Le bras de fer ne fait que commencer. À un an de l'expiration de la couverture française du risque terroriste Gareat (Gestion de l'assurance et de la réassurance des risques attentats et actes de terrorisme), et à la veille de l'ouverture des rendez-vous internationaux de la réassurance à Monte-Carlo, chaque camp affûte ses armes.

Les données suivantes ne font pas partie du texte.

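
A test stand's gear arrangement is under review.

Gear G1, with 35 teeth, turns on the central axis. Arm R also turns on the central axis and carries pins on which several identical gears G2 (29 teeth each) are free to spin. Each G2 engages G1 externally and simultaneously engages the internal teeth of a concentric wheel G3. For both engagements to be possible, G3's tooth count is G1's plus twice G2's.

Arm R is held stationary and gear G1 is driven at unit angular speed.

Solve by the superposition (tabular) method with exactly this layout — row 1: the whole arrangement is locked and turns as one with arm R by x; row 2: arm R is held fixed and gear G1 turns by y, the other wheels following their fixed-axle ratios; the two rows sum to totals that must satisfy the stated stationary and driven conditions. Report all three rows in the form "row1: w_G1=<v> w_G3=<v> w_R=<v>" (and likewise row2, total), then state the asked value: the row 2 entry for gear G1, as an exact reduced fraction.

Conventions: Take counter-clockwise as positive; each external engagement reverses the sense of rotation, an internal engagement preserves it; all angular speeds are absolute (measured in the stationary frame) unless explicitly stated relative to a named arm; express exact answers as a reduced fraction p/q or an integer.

row1: w_G1=0 w_G3=0 w_R=0
row2: w_G1=1 w_G3=-35/93 w_R=0
total: w_G1=1 w_G3=-35/93 w_R=0
asked value: 1

planetary set (35T centre, 29T on arm, 93T internal) — Willis relation
row 1 — lock + rotate with arm: ω_sun = ω_ring = ω_arm = x
row 2 (arm held, sun turns y): ω_ring = −(35/93)·y, ω_arm = 0
boundary: total ω_arm = x = 0 and total ω_sun = x + y = 1  ⇒  y = 1, x = 0
row 2 ring = −(35/93)·1 = -35/93
totals (row 1 + row 2): sun 0 + 1 = 1, ring 0 + (-35/93) = -35/93, arm 0 + 0 = 0
asked cell (row2, sun) = 1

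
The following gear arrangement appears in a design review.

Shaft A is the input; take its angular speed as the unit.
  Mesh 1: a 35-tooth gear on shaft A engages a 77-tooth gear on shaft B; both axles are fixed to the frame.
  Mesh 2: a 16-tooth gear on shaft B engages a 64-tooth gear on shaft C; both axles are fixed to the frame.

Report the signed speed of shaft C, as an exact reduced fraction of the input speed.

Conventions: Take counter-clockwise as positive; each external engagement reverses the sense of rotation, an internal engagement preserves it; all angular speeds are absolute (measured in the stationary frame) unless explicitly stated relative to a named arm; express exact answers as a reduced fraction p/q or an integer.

5/44

2-mesh fixed-axis compound train (all bearings frame-fixed)
mesh 1 [35T→77T]: |ω|/ω_in = 1×35/77 = 5/11, sense flips to −
mesh 2 [16T→64T]: |ω|/ω_in = (5/11)×16/64 = 5/44, sense flips to +
signed output speed (× input speed) = 5/44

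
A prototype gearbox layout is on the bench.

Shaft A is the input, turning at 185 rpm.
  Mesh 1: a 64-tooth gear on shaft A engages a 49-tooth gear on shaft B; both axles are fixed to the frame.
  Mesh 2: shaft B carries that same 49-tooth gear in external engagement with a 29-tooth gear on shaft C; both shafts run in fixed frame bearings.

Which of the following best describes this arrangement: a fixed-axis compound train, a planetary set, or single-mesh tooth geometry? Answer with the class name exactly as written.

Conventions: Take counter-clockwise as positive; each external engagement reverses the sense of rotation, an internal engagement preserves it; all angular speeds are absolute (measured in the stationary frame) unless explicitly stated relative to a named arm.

recognized (3 fixed axles, 2 meshes): fixed-axis compound train
classification: fixed-axis compound train

fixed-axis compound train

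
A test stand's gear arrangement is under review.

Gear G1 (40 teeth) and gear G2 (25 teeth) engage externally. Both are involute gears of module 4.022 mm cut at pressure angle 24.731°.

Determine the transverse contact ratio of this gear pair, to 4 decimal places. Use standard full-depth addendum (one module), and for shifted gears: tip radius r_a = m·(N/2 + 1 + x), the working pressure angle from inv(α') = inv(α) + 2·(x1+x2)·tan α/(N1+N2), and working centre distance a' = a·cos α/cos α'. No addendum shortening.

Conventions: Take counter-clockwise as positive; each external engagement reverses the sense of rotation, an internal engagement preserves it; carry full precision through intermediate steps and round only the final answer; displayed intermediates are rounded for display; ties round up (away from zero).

topology: single-mesh involute geometry — m = 4.022, 40T/25T pair
base radii: r_b1 = 73.062201, r_b2 = 45.663875
tip radii: r_a1 = 84.462000, r_a2 = 54.297000
no profile shift: α' = α, a' = a
action lengths: √(r_a1²−r_b1²) = 42.376223, √(r_a2²−r_b2²) = 29.376431
base pitch p_b = π·m·cos α = 11.476584
CR = (42.376223 + 29.376431 − 130.715000·sin 24.73100°)/11.476584 = 1.487108
contact ratio ≈ 1.4871

1.4871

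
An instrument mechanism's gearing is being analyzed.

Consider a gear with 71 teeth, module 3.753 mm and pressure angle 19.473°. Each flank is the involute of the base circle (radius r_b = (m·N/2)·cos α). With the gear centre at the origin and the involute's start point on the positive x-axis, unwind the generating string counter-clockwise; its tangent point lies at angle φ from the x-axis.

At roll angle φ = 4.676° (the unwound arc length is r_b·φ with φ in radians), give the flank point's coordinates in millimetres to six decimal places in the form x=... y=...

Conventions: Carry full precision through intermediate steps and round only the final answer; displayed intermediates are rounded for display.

x=126.028099 y=0.022744

class = single-mesh tooth geometry [base-circle involute, m = 3.753, 71T]
pitch radius r_p = m·N/2 = 3.753·71/2 = 133.231500
base radius r_b = r_p·cos α = 133.231500·cos 19.473° = 125.610484
roll angle φ = 4.676° = 0.08161160 rad
x = r_b·(cos φ + φ·sin φ) = 126.028099
y = r_b·(sin φ − φ·cos φ) = 0.022744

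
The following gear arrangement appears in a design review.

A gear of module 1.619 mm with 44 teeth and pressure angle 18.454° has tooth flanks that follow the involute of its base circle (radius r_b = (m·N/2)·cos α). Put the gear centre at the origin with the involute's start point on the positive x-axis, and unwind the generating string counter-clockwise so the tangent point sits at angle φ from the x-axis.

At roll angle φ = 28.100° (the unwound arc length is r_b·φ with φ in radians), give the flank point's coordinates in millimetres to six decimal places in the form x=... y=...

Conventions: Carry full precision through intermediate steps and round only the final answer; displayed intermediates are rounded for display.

topology: single-mesh involute geometry — m = 1.619, N = 44
pitch radius r_p = m·N/2 = 1.619·44/2 = 35.618000
base radius r_b = r_p·cos α = 35.618000·cos 18.454° = 33.786455
roll angle φ = 28.100° = 0.49043752 rad
x = r_b·(cos φ + φ·sin φ) = 37.608675
y = r_b·(sin φ − φ·cos φ) = 1.296851

x=37.608675 y=1.296851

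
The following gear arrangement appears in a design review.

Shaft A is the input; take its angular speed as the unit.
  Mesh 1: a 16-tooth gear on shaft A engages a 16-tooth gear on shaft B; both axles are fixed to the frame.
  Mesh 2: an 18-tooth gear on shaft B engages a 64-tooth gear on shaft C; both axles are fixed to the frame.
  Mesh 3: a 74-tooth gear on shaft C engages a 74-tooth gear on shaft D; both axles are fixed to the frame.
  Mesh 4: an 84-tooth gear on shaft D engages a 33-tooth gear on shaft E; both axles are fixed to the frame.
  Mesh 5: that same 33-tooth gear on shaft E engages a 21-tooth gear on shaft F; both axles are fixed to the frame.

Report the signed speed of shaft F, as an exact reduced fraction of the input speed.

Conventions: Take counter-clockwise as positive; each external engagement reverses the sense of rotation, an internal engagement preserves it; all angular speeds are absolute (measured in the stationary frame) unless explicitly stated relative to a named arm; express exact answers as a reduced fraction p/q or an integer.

-9/8

5-mesh fixed-axis compound train (all bearings frame-fixed)
mesh 1 [16T→16T]: |ω|/ω_in = 1×16/16 = 1, sense flips to −
mesh 2 [18T→64T]: |ω|/ω_in = 1×18/64 = 9/32, sense flips to +
mesh 3 [74T→74T]: |ω|/ω_in = (9/32)×74/74 = 9/32, sense flips to −
mesh 4 [84T→33T]: |ω|/ω_in = (9/32)×84/33 = 63/88, sense flips to +
mesh 5 [33T→21T]: |ω|/ω_in = (63/88)×33/21 = 9/8, sense flips to −
signed output speed (× input speed) = -9/8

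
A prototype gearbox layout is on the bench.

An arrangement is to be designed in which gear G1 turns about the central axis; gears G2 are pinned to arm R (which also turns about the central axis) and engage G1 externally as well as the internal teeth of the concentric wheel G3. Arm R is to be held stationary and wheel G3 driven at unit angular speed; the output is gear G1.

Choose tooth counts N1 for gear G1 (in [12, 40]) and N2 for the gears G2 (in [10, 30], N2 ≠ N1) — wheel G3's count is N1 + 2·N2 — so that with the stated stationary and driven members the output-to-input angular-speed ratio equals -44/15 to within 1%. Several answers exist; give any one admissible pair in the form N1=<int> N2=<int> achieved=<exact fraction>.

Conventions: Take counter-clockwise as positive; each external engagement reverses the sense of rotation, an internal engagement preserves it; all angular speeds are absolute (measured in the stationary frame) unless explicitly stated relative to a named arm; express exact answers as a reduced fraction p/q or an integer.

design class (target -44/15): planetary set
Willis with ω_arm = 0: ω_sun/ω_ring = −N3/N1; set equal to -44/15  ⇒  N3/N1 = −(-44/15) = 44/15
N3 = N1 + 2·N2  ⇒  N2/N1 = (N3/N1 − 1)/2 = (44/15 − 1)/2 = 29/30
smallest multiple with N1 ≥ 12 and N2 ≥ 10: k = 1  ⇒  N1 = 1·30 = 30, N2 = 1·29 = 29 (N1 ≤ 40, N2 ≤ 30, N2 ≠ N1 ✓), N3 = 30 + 2·29 = 88
check: −N3/N1 with N1 = 30, N3 = 88 gives -44/15; |achieved − target| = 0 ≤ 11/375 ✓

N1=30 N2=29 achieved=-44/15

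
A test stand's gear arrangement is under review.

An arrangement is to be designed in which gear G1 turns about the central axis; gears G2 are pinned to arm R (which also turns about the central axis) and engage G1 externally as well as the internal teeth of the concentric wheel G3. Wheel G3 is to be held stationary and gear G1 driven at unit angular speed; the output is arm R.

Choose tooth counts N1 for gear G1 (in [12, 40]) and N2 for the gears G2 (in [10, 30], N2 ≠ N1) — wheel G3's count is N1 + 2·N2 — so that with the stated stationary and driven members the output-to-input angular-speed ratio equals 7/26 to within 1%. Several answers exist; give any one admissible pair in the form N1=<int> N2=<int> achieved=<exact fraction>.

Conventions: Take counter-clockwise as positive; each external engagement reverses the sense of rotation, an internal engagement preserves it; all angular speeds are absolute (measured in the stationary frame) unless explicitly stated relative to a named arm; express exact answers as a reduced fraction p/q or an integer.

N1=14 N2=12 achieved=7/26

topology: planetary set — design target 7/26, arm = carrier (Willis)
Willis with ω_ring = 0: ω_arm/ω_sun = N1/(N1+N3); set equal to 7/26  ⇒  N3/N1 = 1/(7/26) − 1 = 19/7
N3 = N1 + 2·N2  ⇒  N2/N1 = (N3/N1 − 1)/2 = (19/7 − 1)/2 = 6/7
smallest multiple with N1 ≥ 12 and N2 ≥ 10: k = 2  ⇒  N1 = 2·7 = 14, N2 = 2·6 = 12 (N1 ≤ 40, N2 ≤ 30, N2 ≠ N1 ✓), N3 = 14 + 2·12 = 38
check: N1/(N1+N3) with N1 = 14, N3 = 38 gives 7/26; |achieved − target| = 0 ≤ 7/2600 ✓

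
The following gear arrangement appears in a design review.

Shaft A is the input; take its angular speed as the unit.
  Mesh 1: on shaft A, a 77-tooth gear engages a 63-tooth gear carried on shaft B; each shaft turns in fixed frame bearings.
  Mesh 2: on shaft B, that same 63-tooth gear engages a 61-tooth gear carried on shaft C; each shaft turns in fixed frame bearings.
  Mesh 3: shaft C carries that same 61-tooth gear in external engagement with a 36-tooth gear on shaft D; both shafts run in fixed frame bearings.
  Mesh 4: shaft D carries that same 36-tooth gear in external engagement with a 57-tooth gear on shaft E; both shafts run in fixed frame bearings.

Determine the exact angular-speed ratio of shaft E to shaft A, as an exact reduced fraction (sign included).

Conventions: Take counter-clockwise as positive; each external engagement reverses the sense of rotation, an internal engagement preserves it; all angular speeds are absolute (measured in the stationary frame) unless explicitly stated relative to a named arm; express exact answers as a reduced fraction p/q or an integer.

class = fixed-axis compound train [4 meshes; 4 ratios multiply, 4 sense flips]
mesh 1 [77T→63T]: running ratio 11/9, sense −
mesh 2 [63T→61T]: running ratio 77/61, sense +
mesh 3 [61T→36T]: running ratio 77/36, sense −
mesh 4 [36T→57T]: running ratio 77/57, sense +
ω_out/ω_in = 77/57

77/57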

Et les positions sont tranchées, entre les entreprises qui militent purement et simplement pour son élimination ; les assureurs qui se satisferaient bien d'un statu quo, et les réassureurs qui souhaitent élargir son périmètre ! Quant à l'État, qui intervient en dernier ressort, pas sûr qu'en ces temps de rigueur budgétaire, il soit très enclin à renouveler son engagement au-delà de 2012...

Des « hyperprofits » décriés

Pommes de discorde du côté des entreprises assurées en France : la tarification « prohibitive » et inadaptée, et le caractère obligatoire du mécanisme pour les risques dont les valeurs assurées dépassent les 20 M€. Certaines entreprises n'hésitent pas à parler « d'hyperprofits » réalisés par les assureurs sur leur dos... « Après le World Trade Center, pour expliquer leur désengagement, les réassureurs utilisaient le terme d'hyperterrorisme. Dix ans après, on n'en connaît toujours pas la définition exacte, et aucun événement de cette nature n'est survenu. Ce qui est sûr, c'est que la collecte des primes au titre de la garantie terrorisme dépasse largement le plafond de la garantie », résume Yvon Colleu, de l'Association pour le management des risques et des assurances de l'entreprise (Amrae). De fait, la tarification de la couverture française n'a pas réellement varié depuis dix ans, alors que, comme le souligne Arnaud Froideval, directeur technique Risques politiques et spéciaux d'Aon France, « on a assisté dans les autres pays du monde, depuis dix ans, à une baisse des primes concernant les garanties terrorisme/sabotage, et ce en raison de la mise en concurrence des différents acteurs du marché et d'une sinistralité maîtrisée ». La fixation des taux de cotisation est en outre jugée inadaptée : forfaitaire en fonction des valeurs assurées, elle n'opère aucune distinction selon l'exposition réelle aux risques des entreprises assurées, en particulier par zone géographique (à valeur assurée égale, une entreprise installée en province paye la même prime qu'une entreprise basée à La Défense).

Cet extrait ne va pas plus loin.